В середине апреля 1813 года всей 23-й батарейной роте Гулевича пожаловали на кивер знак «За отличие», и отдельно офицерам – шитые петлицы за воротники и обшлага. Неделей позже, 21 апреля, ввиду воинских заслуг Раевский получил звание поручика.

С сентября 1813-го по ноябрь 1814-го Раевский нёс гарнизонную службу на территории Польши. При этом, как сам признавался, «вкушая плоды разнообразных удовольствий». Ну а что: год в походах и боях, кто упрекнёт боевого офицера осьмнадцати лет? Прекрасные польки, шампанское и мазурка – до службы в Польше у Раевского не было особых возможностей постичь эти стороны жизни.

На исходе зимы 1814-го, когда войска союзников уже подошли к Парижу, Раевский был направлен с заданием в места дислокации действующих войск.

Решил, наконец, с оказией повидаться и со своим любезным Батеньковым.

Нашёл позиции 13-й бригады: не подскажете, любезный, где разыскать мне такого-то?

– А вы ему кто, вашеродие?

– Друг.

– Друг ваш погиб намедни, вот как, – ответили Раевскому.

(О Батенькове он узнает вскоре, что нет, не погиб – получил десять штыковых ран и попал в плен. Через месяц его заберут из плена, и в том же году героический офицер вернётся в строй.)

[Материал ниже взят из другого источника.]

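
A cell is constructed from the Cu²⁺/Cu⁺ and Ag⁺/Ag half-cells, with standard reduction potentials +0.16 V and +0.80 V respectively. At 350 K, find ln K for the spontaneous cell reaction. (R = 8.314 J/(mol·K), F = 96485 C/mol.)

E°_cell = +0.80 − (+0.16) = 0.64 V, with n = 1 electron transferred.
At equilibrium E = 0, so the Nernst equation gives ln K = nFE°/RT = (1)(96485)(0.64)/((8.314)(350)) = 21.22.

ln K = 21.2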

…По окончании войны Владимир Раевский остался в действующей армии.

В 1815 году находящийся на отличном счету и обладающий обширным военным опытом Раевский получает должность корпусного адъютанта по артиллерии при 7-м пехотном корпусе, располагавшемся в городе Каменец-Подольский в низовье реки Смотрич, левого притока Днестра.

(Военный губернатор города – генерал Алексей Бахметев, спасённый, напомним, поэтом Вяземским под Бородином, и вернувшийся – после ампутации ноги! – в строй; адъютантом при Бахметеве в Каменце-Подольском состоит поэт Батюшков.)

Именно там 30 ноября 1815 года Раевский создаёт очередной образчик военной поэзии – посвящение «Кн. А.И.Горчакову»:

Вождь смелый, ратным друг, победы сын любимый!
Склони свой слух к словам свободного певца:
Я правду говорю у твоего лица,
Не лестию водимый;
К поэзии в себе питая смелый жар,
Восторгом вдохновенный,
Природою мне данный дар
Тебе я приношу, как дар определенный
Для славы юного певца;
Пусть струны скромныя цевницы
Звучат хвалу тебе сторицей!
Не лавров я ищу, не почестей, венца;
Нов поле бранное тобою предводимый,
Хвалы твоей ищу; и если жребий мой,
О славы сын любимый!
Велишь ещё мне раз стремиться за тобой
На глас трубы военной —
Я смерть себе вменю за дар благословенный.
Не ты ль с Суворовым чрез Альпы проходил?
Не ты ли презирал опасные стремнины?
И под державною рукой Екатерины
Не ты ль полками предводил?
Князь духом, россов вождь, и вождь непобедимый,
Хвала тебе стократ!
С тобой всегда, везде полки твои счастливы,
С тобой они давно привыкли побеждать
И поле бранное считать себе забавой,
На лаврах отдыхать при звуке громкой славы…

Сумароковские и державинские интонации слышны здесь – но заплачено за написанное личным, своим.